驚いたろ
おはようございます
「もう良いでしょう!」
そう俺は、馬跳びを気のすむまでやり遂げたたんだ。感無量である。
顎から無数の透明な汗は、重力によってどんどんと集まって行き、ポトポトッと汗が地面に落ちた。
「あー。あー。メヒョウ!冷たいタオルを……」
まともに話す事すら出来ない程に、馬跳びをしまくったという喜びと達成感で俺の心は何時でも冷静だし、メヒョウから貰うタオル?の下着で顔を拭いてサッパリさせた。
これから攻め入るというのに気合いを入れるとは言え、汗だくになってまで肉体を極限にまで疲れさせるとかおかしいと思うだろ?
だけど、それには理由があった。
ササッと冷たい布で拭うと、今や恒例と言わんばかりに『ハッ!』と言って職陣を表示させ、近くにいたメヒョウに読んで貰うよう心で伝えた。
後ろ向きで座っていたルルは気付か無かったが、流石に突然!パアッとボスの尻が光り出す光景を見て……というか半裸を確認して理解に至ったろう。
「メヒョウさん?義賊のレベル、上がった?」
「はい。上がりますよ。なぜなら、私達大聖霊と一緒に特訓すると直ぐにレベルが上がりますので。」
『へぇ』というルルは半信半疑で立っていると、高らかに笑う者がソコにいた。
彼はそれなりに笑い終えると同時に衣類を履き出して皆のいる場所へと出向いた。
さながら、それは何かの必勝法を得たような立ち振舞いでテントを開けた。
「あ、ボス!?何か良いことであったんで?」
「流石だなアル。そうだ!義賊のレベルが三百とカンストしたぜ!これで、馬跳び百回を頑張った甲斐が有るってもんよ。
おっと!口が滑ってもうたワイ。」
俺は、わざとらしく手を口に当てて止める仕草をした。話は止まるのか?いや!止まる道理は無い。
「メヒョウに止められていたが……大聖霊を呼び出して一緒に特訓すると、ナント!?勢いよくレベルが上がるという秘密の特訓があるのをご存知無い?!」
ニヤリと笑う俺は格好良い!と思っていたんだけど、先生が近付くと次第に俺も笑みが消え始め素の顔へと。

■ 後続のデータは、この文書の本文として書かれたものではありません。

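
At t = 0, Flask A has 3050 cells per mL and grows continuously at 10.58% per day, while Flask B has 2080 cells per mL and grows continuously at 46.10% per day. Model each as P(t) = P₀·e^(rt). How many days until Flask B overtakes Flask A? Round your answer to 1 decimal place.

t ≈ 1.1 days

3050·e^(0.1058t) = 2080·e^(0.461t)
3050/2080 = e^((0.461 − 0.1058)t) → ln(1.46635) = 0.3552·t
t = 0.38277 / 0.3552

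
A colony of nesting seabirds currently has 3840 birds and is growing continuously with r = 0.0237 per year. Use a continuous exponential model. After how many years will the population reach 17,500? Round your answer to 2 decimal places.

17500 = 3840 · e^(0.0237·t)
t = ln(17500/3840) / 0.0237 = ln(4.55729) / 0.0237 = 1.51673 / 0.0237

t ≈ 64.00 years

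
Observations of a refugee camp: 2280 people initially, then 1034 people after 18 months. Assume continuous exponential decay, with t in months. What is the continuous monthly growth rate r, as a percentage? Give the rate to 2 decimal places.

r ≈ -4.39% per month

1034 = 2280 · e^(r·18)
e^(18r) = 1034/2280 = 0.45351
r = ln(0.45351) / 18 = -0.79074 / 18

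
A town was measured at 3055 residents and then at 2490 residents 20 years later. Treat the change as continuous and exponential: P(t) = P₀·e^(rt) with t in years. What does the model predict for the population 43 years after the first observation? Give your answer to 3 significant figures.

r = ln(2490/3055) / 20 ≈ -0.010225 per year
P(43) = 3055 · e^(-0.010225·43) = 3055 · 0.64425 ≈ 1968.18

≈ 1,970 residents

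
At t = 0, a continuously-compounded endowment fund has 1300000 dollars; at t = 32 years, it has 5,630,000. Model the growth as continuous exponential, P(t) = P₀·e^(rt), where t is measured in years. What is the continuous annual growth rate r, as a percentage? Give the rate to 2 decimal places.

5630000 = 1300000 · e^(r·32)
e^(32r) = 5630000/1300000 = 4.33077
r = ln(4.33077) / 32 = 1.46575 / 32

r ≈ 4.58% per year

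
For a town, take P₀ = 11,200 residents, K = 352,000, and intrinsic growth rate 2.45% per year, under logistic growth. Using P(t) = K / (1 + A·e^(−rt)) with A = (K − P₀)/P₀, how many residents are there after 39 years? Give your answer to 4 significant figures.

A = (352000 − 11200)/11200 = 30.42857
P(39) = 352000 / (1 + 30.42857·e^(−0.0245·39)) = 352000 / (1 + 30.42857·0.38462)
= 352000 / 12.70343 ≈ 27709.05

≈ 27,710 residents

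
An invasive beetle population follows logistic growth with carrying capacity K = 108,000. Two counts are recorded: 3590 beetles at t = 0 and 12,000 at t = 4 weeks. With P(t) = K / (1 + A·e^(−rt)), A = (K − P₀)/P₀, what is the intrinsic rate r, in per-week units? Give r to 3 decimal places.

A = (108000 − 3590)/3590 = 29.08357
12000 = 108000/(1 + 29.08357·e^(−r·4)) → e^(−4r) = (9 − 1)/29.08357 = 0.275069
r = −ln(0.275069)/4 = 1.29073/4

r ≈ 0.323 per week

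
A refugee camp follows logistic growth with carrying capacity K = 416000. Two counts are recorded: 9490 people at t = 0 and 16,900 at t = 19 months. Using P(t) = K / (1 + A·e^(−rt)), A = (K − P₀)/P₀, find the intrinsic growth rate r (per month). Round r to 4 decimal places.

r ≈ 0.0313 per month

A = (416000 − 9490)/9490 = 42.83562
16900 = 416000/(1 + 42.83562·e^(−r·19)) → e^(−19r) = (24.61538 − 1)/42.83562 = 0.551303
r = −ln(0.551303)/19 = 0.59547/19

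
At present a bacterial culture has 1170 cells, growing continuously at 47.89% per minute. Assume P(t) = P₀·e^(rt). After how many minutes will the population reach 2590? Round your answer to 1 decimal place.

t ≈ 1.7 minutes

2590 = 1170 · e^(0.4789·t)
t = ln(2590/1170) / 0.4789 = ln(2.21368) / 0.4789 = 0.79465 / 0.4789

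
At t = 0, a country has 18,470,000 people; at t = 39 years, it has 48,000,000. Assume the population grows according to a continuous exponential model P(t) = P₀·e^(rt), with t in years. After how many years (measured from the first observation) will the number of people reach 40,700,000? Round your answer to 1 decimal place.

r = ln(48000000/18470000) / 39 ≈ 0.024489 per year
t = ln(40700000/18470000) / r = 0.79008 / 0.024489 ≈ 32.263

t ≈ 32.3 years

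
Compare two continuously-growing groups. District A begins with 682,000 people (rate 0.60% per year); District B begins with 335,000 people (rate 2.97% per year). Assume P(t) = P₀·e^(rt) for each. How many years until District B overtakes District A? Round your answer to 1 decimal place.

682000·e^(0.006t) = 335000·e^(0.0297t)
682000/335000 = e^((0.0297 − 0.006)t) → ln(2.03582) = 0.0237·t
t = 0.7109 / 0.0237

t ≈ 30.0 years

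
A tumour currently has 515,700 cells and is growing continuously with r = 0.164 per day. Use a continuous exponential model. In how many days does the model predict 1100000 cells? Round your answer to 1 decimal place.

1100000 = 515700 · e^(0.164·t)
t = ln(1100000/515700) / 0.164 = ln(2.13302) / 0.164 = 0.75754 / 0.164

t ≈ 4.6 days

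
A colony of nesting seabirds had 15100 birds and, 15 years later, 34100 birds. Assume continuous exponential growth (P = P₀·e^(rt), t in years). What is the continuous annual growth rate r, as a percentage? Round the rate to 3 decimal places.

r ≈ 5.431% per year

34100 = 15100 · e^(r·15)
e^(15r) = 34100/15100 = 2.25828
r = ln(2.25828) / 15 = 0.8146 / 15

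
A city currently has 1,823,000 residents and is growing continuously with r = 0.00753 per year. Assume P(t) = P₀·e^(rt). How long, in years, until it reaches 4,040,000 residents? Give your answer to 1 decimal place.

t ≈ 105.7 years

4040000 = 1823000 · e^(0.00753·t)
t = ln(4040000/1823000) / 0.00753 = ln(2.21613) / 0.00753 = 0.79576 / 0.00753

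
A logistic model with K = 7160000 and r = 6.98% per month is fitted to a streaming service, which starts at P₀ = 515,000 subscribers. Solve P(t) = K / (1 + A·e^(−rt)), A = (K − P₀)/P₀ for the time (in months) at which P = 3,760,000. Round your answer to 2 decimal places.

A = (7160000 − 515000)/515000 = 12.90291
3760000 = 7160000/(1 + 12.90291·e^(−0.0698t)) → 1 + 12.90291·e^(−0.0698t) = 1.90426
e^(−0.0698t) = 0.070081 → t = ln(14.2691)/0.0698 = 2.6581/0.0698

t ≈ 38.08 months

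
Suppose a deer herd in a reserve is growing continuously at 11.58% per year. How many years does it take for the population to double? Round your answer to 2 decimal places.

doubling time ≈ 5.99 years

doubling time = ln(2) / |r| = 0.69315 / 0.1158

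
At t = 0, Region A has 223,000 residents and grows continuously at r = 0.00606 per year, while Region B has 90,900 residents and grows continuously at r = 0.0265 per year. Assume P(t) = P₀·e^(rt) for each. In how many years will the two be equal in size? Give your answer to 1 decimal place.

223000·e^(0.00606t) = 90900·e^(0.0265t)
223000/90900 = e^((0.0265 − 0.00606)t) → ln(2.45325) = 0.02044·t
t = 0.89741 / 0.02044

t ≈ 43.9 years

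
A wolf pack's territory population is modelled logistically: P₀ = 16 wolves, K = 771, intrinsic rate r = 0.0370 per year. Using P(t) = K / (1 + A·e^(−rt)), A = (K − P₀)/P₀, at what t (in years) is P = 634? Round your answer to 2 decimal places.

t ≈ 145.57 years

A = (771 − 16)/16 = 47.1875
634 = 771/(1 + 47.1875·e^(−0.037t)) → 1 + 47.1875·e^(−0.037t) = 1.21609
e^(−0.037t) = 0.004579 → t = ln(218.37135)/0.037 = 5.3862/0.037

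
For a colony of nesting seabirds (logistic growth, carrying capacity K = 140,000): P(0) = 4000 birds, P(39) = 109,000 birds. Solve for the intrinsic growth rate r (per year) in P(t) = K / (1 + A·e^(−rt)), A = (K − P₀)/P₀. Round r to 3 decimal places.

r ≈ 0.123 per year

A = (140000 − 4000)/4000 = 34
109000 = 140000/(1 + 34·e^(−r·39)) → e^(−39r) = (1.2844 − 1)/34 = 0.008365
r = −ln(0.008365)/39 = 4.78372/39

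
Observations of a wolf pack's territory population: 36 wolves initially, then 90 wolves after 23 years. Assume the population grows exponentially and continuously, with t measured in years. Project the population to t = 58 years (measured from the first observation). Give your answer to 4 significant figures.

≈ 362.9 wolves

r = ln(90/36) / 23 ≈ 0.039839 per year
P(58) = 36 · e^(0.039839·58) = 36 · 10.08094 ≈ 362.91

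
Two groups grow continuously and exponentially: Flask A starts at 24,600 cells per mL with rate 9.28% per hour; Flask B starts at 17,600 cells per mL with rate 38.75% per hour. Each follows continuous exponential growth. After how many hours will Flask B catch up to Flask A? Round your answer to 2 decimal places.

24600·e^(0.0928t) = 17600·e^(0.3875t)
24600/17600 = e^((0.3875 − 0.0928)t) → ln(1.39773) = 0.2947·t
t = 0.33485 / 0.2947

t ≈ 1.14 hours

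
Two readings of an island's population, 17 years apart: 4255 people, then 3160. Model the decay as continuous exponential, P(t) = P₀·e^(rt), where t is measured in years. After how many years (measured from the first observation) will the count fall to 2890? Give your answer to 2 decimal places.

r = ln(3160/4255) / 17 ≈ -0.017501 per year
t = ln(2890/4255) / r = -0.38684 / -0.017501 ≈ 22.103

t ≈ 22.10 years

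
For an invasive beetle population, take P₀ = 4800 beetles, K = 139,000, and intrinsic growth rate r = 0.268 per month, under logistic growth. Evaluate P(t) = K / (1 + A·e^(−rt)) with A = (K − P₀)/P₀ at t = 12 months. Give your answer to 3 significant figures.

≈ 65,500 beetles

A = (139000 − 4800)/4800 = 27.95833
P(12) = 139000 / (1 + 27.95833·e^(−0.268·12)) = 139000 / (1 + 27.95833·0.040115)
= 139000 / 2.12155 ≈ 65518.01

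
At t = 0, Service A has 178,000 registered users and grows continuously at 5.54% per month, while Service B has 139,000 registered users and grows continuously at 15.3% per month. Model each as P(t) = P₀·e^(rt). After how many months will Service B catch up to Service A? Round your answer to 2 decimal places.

178000·e^(0.0554t) = 139000·e^(0.153t)
178000/139000 = e^((0.153 − 0.0554)t) → ln(1.28058) = 0.0976·t
t = 0.24731 / 0.0976

t ≈ 2.53 months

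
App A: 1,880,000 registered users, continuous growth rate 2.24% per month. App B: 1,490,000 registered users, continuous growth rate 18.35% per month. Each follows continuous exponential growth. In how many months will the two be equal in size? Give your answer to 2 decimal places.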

ちょいと待ってくれ!今こそスキルを発動する時だろう!
「スキル!威圧!」
「!?ボスの背に太陽が!?」
【義賊レベル十で覚えるスキル名を威圧】
その名の通り、相手を威圧する効果がある。
だが、普通の威圧では義賊の名が廃るというモノ!だったら、何時でも太陽が背に背負いて颯爽と現れる!……そんな義賊もあるんだなコレが!
時間や場所関係無く、背から光輝く光を放って顔を見せない。更には魔物でさえも、光には畏怖するという効果付き!